For high school students, the experience of having a mentor, separate from a school counselor, gives them an opportunity for their voices to be heard with interest, enthusiasm and admiration. They receive advice from someone who is not only committed to helping them follow their dreams and aspirations, but who is their faithful companion during the lengthy and complicated process of exploring, choosing, visiting, and applying to schools and then waiting for the arrival of the eagerly anticipated letter of acceptance or rejection, and ultimately giving them the support they may need when that decision arrives.

As I mentioned before, serving as mentors to young Latinos in our communities is extremely important. Often those we mentor are the first ones in the family to attend a community college, university or vocational school. At home, that experience often generates feelings that vary from a mixture of joy, high expectations or fear of failure, to the anxiety of not being able to cover the expenses of a college career. 

Counseling these youngsters to keep focused on their studies, to get good grades at school and in their admissions exams is crucial during these years. Aside from good grades, it is also important to have experience in community work, good writing skills, and to develop their gifts and talents that show leadership in what they love to do at that particular time in their lives, as well as being able to communicate and express themselves with conviction and clarity. All of these are keys to being accepted to college or vocational programs.

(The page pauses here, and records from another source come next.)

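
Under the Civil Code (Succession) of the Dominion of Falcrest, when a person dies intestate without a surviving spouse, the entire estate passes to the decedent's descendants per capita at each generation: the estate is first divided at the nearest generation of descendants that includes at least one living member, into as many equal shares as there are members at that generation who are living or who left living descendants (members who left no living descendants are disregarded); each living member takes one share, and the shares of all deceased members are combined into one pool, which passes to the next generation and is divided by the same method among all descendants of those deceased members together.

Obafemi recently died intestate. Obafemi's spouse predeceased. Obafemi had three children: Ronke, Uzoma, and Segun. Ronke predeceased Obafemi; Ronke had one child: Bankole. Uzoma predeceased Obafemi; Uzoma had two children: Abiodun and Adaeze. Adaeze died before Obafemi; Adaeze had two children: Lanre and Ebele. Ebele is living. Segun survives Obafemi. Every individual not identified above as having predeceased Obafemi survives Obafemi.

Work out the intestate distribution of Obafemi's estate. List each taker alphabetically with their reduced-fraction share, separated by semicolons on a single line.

There is no surviving spouse, so the entire estate passes to Obafemi's descendants per capita at each generation.
At generation 1 (Ronke, Uzoma, Segun) there are 3 shares of (1)/3 = 1/3 each.
Living: Segun — each takes 1/3.
Deceased: Ronke and Uzoma. Their combined 2/3 is pooled and carried to generation 2.
At generation 2 (Bankole, Abiodun, Adaeze) there are 3 shares of (2/3)/3 = 2/9 each.
Living: Bankole and Abiodun — each takes 2/9.
Deceased: Adaeze. That 2/9 share is carried to generation 3.
At generation 3 (Lanre, Ebele) there are 2 shares of (2/9)/2 = 1/9 each.
Living: Lanre and Ebele — each takes 1/9.

Abiodun 2/9; Bankole 2/9; Ebele 1/9; Lanre 1/9; Segun 1/3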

For mentors, the experience is invaluable and transforming. It is enjoying the blessing of being able to walk side by side with a young person, always listening and helping him or her reflect honestly on themselves. It is sharing practical knowledge, particularly in ways to search for schools and universities that may be suitable for their aspirations and it is offering with love and sincerity what each mentor believes to be best plan for each young person. Within our faith communities, it is also a way to tighten the spiritual bonds with our youngsters who so need them during those important decision-making years. It is the true giving-and-receiving that is at the center of Christ’s call to follow Him in his ministry of service to the people of God.